MRI and PET-MRI fusion images of patients with diffuse midline glioma (DMG). (A–G) Top row: [⁸⁹Zr]Zr-bevacizumab PET (144 hrs post-injection) fused with T1-Gadolinium (Gd) weighted MRI per patient; middle row: T1-Gd weighted MRI; lower row: T2-weighted/Fluid-attenuated inversion recovery (FLAIR) MR-images. Five tumors show a variable uptake of [⁸⁹Zr]Zr-bevacizumab (white arrows), with both PET negative and positive areas within each tumor. Two primary tumors are completely PET negative (C and E), while the T2 weighted images show tumor infiltration in the whole pons of both patients.
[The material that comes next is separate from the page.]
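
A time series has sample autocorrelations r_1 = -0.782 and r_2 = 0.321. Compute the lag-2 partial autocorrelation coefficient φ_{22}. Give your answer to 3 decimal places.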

In the middle row, the red arrows represent the areas of contrast enhancement within the tumor. In four out of five primary tumors, the PET-positive area corresponds with the contrast-enhancing area on MRI of the tumors (A,B,F and G). In C, the tumor shows an MRI contrast-enhancing area, while there is no ⁸⁹Zr-bevacizumab uptake. Figure D shows a PET-positive tumor, while no Gd-enhancement is observed on MRI. Adapted from [137]. This research was originally published in JNM. Jansen MH, Veldhuijzen van Zanten SEM, van Vuurden DG, Huisman MC, Vugts DJ, Hoekstra OS, et al. Molecular Drug Imaging: (89)Zr-Bevacizumab PET in Children with Diffuse Intrinsic Pontine Glioma. J Nucl Med. 2017;58(5):711-6. © SNMMI.